〇フィールドのモンスター一体を選択して発動。対象のモンスターは攻撃表示になり、攻撃力が0になる。また、このカードの対象になったモンスターは戦闘では破壊されず、表示形式を変更することができない。

 

「【氷獄牢】の効果で【クリンボ】を選択! これにより【クリンボ】は攻撃表示になり、攻撃力は0となる」

 

クリンボ 攻撃力:300→0

 

 【氷獄牢】のカードから猛烈な冷気がクリンボに向かって吹き荒れる。クリンボは全体が凍ってしまって身動きが取れなかった。

 

『……クリィ……』

「そ、そんな…………」

「さらに【氷獄牢】の効果で【クリンボ】は戦闘では破壊されない。この意味が分かるかい?」

「…………あ、あぁ」

 

 戦意喪失してしまった凛月は瞳に涙を浮かべながら、座り込んでしまった。

 

「あーあ、戦意喪失しちゃったか。骨があると思ったんだけど、所詮ここまでか…………もういいや。バトル、【魔眼の氷極龍】で【クリンボ】に攻撃力。【永遠の氷獄雷(エターナル・インフェルノ)】!!」

『クリィィ!!』

 

 魔眼の氷極龍の口が大きく開き、口に黒い雷が蓄積されていく。溜まりきった雷を魔眼の氷極龍が放つと、ブレスのように雷がクリンボに襲い掛かる。

 雷撃を受けたクリンボは本来なら破壊されるが、【氷獄牢】によって氷漬けされたクリンボは破壊されることを許されなかった。

 クリンボはボロボロになりながら凛月を守ろうとする。

 

『ク……クリィ……』

「きゃあぁぁ!!」

 

桜凛月LP:4000→1500

 

「クリンボ!? お願い、叶さん! 私の負けです!! これ以上、【クリンボ】を傷つけないで!」

「何を言っているんだ? モンスターはただの道具だろ? 【魔眼の氷極龍】、二撃目だ。【クリンボ】に攻撃力。【永遠の氷獄雷】」

 

 魔眼の氷極龍は再び、口に黒い雷が蓄積されていく。

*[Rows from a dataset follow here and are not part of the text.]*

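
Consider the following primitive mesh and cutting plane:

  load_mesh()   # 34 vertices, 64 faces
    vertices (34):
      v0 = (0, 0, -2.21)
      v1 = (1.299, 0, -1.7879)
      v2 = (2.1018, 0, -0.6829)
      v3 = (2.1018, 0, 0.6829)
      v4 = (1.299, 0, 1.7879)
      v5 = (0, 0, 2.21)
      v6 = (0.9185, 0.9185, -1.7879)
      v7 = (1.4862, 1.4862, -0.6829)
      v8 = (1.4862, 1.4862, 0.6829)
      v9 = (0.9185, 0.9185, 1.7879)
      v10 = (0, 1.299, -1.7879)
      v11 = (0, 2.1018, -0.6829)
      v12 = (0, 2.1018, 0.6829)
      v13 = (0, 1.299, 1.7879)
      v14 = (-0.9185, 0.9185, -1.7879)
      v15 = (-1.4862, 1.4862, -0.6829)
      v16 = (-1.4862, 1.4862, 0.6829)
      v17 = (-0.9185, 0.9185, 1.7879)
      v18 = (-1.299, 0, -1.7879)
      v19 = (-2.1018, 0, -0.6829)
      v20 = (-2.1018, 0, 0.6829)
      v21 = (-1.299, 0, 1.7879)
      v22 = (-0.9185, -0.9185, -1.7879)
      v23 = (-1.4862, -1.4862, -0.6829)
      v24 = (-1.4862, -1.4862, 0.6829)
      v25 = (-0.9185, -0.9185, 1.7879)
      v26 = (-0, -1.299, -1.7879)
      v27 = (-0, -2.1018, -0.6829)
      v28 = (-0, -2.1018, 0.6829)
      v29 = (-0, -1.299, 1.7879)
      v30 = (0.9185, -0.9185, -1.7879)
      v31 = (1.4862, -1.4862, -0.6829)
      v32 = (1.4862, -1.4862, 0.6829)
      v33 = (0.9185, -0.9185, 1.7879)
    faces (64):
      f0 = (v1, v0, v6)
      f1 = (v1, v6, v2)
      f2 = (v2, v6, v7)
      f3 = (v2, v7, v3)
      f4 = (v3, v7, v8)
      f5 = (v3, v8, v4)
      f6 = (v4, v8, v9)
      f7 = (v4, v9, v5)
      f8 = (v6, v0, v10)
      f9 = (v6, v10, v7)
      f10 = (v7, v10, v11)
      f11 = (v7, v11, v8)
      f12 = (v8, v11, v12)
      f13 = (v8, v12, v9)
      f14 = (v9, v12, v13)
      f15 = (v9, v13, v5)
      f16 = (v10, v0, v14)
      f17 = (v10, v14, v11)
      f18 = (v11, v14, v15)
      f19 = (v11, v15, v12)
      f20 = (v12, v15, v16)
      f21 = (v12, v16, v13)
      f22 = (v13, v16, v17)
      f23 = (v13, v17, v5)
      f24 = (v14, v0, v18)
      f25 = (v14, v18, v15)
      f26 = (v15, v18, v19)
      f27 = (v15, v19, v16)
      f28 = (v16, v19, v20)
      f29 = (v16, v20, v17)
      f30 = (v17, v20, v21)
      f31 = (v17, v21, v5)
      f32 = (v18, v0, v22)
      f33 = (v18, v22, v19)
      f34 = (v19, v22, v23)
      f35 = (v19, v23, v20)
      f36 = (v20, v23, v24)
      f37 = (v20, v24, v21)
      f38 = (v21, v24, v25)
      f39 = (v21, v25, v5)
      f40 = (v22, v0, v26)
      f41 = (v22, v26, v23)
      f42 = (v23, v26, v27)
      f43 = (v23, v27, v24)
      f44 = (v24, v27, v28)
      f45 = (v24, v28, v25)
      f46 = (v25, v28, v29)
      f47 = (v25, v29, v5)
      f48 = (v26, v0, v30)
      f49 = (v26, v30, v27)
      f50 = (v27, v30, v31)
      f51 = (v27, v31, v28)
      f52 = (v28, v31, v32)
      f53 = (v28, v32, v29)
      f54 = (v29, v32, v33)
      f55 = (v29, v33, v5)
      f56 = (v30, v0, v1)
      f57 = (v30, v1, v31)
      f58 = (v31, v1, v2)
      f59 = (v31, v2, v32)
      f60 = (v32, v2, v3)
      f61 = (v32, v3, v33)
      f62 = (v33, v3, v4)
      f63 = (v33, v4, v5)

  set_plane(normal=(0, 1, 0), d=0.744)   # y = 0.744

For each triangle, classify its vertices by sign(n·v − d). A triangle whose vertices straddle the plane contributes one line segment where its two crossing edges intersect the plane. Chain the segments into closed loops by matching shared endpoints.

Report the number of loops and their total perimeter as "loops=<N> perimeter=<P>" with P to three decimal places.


Straddling triangles (20 of 64):
  (v1,v0,v6) [--+] → (0.744, 0.744, -1.86809)–(0.990789, 0.744, -1.7879)  len=0.2595
  (v1,v6,v2) [-+-] → (0.990789, 0.744, -1.7879)–(1.14331, 0.744, -1.57797)  len=0.2595
  (v2,v6,v7) [-++] → (1.14331, 0.744, -1.57797)–(1.79363, 0.744, -0.6829)  len=1.1064
  (v2,v7,v3) [-+-] → (1.79363, 0.744, -0.6829)–(1.79363, 0.744, -0.000827089)  len=0.6821
  (v3,v7,v8) [-++] → (1.79363, 0.744, -0.000827089)–(1.79363, 0.744, 0.6829)  len=0.6837
  (v3,v8,v4) [-+-] → (1.79363, 0.744, 0.6829)–(1.39271, 0.744, 1.23473)  len=0.6821
  (v4,v8,v9) [-++] → (1.39271, 0.744, 1.23473)–(0.990789, 0.744, 1.7879)  len=0.6838
  (v4,v9,v5) [-+-] → (0.990789, 0.744, 1.7879)–(0.744, 0.744, 1.86809)  len=0.2595
  (v6,v0,v10) [+-+] → (0.744, 0.744, -1.86809)–(0, 0.744, -1.96824)  len=0.7507
  (v9,v13,v5) [++-] → (0, 0.744, 1.96824)–(0.744, 0.744, 1.86809)  len=0.7507
  (v10,v0,v14) [+-+] → (0, 0.744, -1.96824)–(-0.744, 0.744, -1.86809)  len=0.7507
  (v13,v17,v5) [++-] → (-0.744, 0.744, 1.86809)–(0, 0.744, 1.96824)  len=0.7507
  (v14,v0,v18) [+--] → (-0.744, 0.744, -1.86809)–(-0.990789, 0.744, -1.7879)  len=0.2595
  (v14,v18,v15) [+-+] → (-0.990789, 0.744, -1.7879)–(-1.39271, 0.744, -1.23473)  len=0.6838
  (v15,v18,v19) [+--] → (-1.39271, 0.744, -1.23473)–(-1.79363, 0.744, -0.6829)  len=0.6821
  (v15,v19,v16) [+-+] → (-1.79363, 0.744, -0.6829)–(-1.79363, 0.744, 0.000827089)  len=0.6837
  (v16,v19,v20) [+--] → (-1.79363, 0.744, 0.000827089)–(-1.79363, 0.744, 0.6829)  len=0.6821
  (v16,v20,v17) [+-+] → (-1.79363, 0.744, 0.6829)–(-1.14331, 0.744, 1.57797)  len=1.1064
  (v17,v20,v21) [+--] → (-1.14331, 0.744, 1.57797)–(-0.990789, 0.744, 1.7879)  len=0.2595
  (v17,v21,v5) [+--] → (-0.990789, 0.744, 1.7879)–(-0.744, 0.744, 1.86809)  len=0.2595

Chained into 1 loop(s):
  loop 1: 20 segments, perimeter = 12.2358
Total perimeter = 12.236

loops=1 perimeter=12.236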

溜まりきった雷をクリンボに放つ。

 雷撃を喰らったクリンボは悲鳴を上げる。

 

『クリィィ!!』

「きゃあぁぁぁぁぁ!!」

 

桜凛月LP:1500→0

 

 攻撃の衝撃で凛月は身を屈める。

 デュエルは叶の勝利で決まったが、モンスター達は消えなかった。

 

「【魔眼の氷極龍】、三撃目だ」

「っ!? なんで!! デュエルは終わったのに!!」

「弱者にはそれ相応の罰を受けてもらうよ。そこの雑魚モンスターと一緒に氷獄の雷撃を受けるが良い。【魔眼の氷極龍】で【クリンボ】に攻撃。【永遠の雷撃】」

(あぁぁ……クリンボ、ごめんね。痛い思いさせちゃって。…………葛葉さん、約束守れなくて、ごめんなさい)

 

 魔眼の氷極龍は再び、口に黒い雷が蓄積されていく。溜まりきった雷をクリンボに放つ。

 

「きゃあぁぁ!」

 

 凛月は思わず、目をつぶってしまった。

 魔眼の氷極龍の攻撃の衝撃が来ると思った凛月は身体を硬直させるが、一向に衝撃が襲ってこず、それに誰かに抱きかかえられた感触がした。

 

「…………あれ?」

 

 不思議に思った凛月はおそるおそる目を開けるとそこには葛葉がいた。

 葛葉はいつものラフは格好ではなく、正装になっていた。正装の葛葉は何かバリアのようなものを展開され、雷撃の衝撃を防いでいた。

 

「く、葛葉君? ごめんね……約束、守れなかった」

「…………りつきんTVさん。あとは俺がやりますので、今はゆっくり休んでください」

 

 葛葉の言葉を聞くと凛月は眠るように気絶した。

 雷撃の衝撃を防ぎ切った葛葉は優しく凛月を地面に寝かせた。

 

「葛葉……何のようだい? 僕の邪魔をしないでくれないか?」

「…………叶」

 

 静かに叶の名を呼んだ葛葉は叶の方を向き、睨んだ。

 

「叶ぇぇぇぇぇ!!」

 

 雄たけびのように叫んだ葛葉の周辺に真っ赤な霧が発生した。

 真っ赤な霧は葛葉の足元に漂う。

 

「うるさいな……」

「もう、お前を友して救おうとはしない。俺の…………いや、我が名『アレクサンドル・ラグーザ』の名にかけて、貴様を倒す!!」

 

 葛葉の宣言に叶は目を点としていたが、次第に身体を振るわせて笑い始める。

 

「クククッ……あはははは!! いいね! さすが葛葉だ! いいよ、僕を殺すつもりで掛かってきなよ! まぁ、葛葉が勝ち上がったらだけどね」

 

 デュエルディスをしまうと叶は手を振ってスタジアムを去った。

 

「…………はっ! え、えーと! 第一回戦、勝者、叶! スタッフは凛月さんの救護を! えー、えーと第二回戦は20分後に開始されます。第二回戦は加賀美ハヤトVS奈羅花!! 両者は準備をお願いします!」

 




オリカ紹介
【植物族デッキ】
○ファンダンゴ・ブロッサム・ドラゴン
凛月のエースモンスター。攻撃力上昇と上級植物族モンスターを復活させることができる。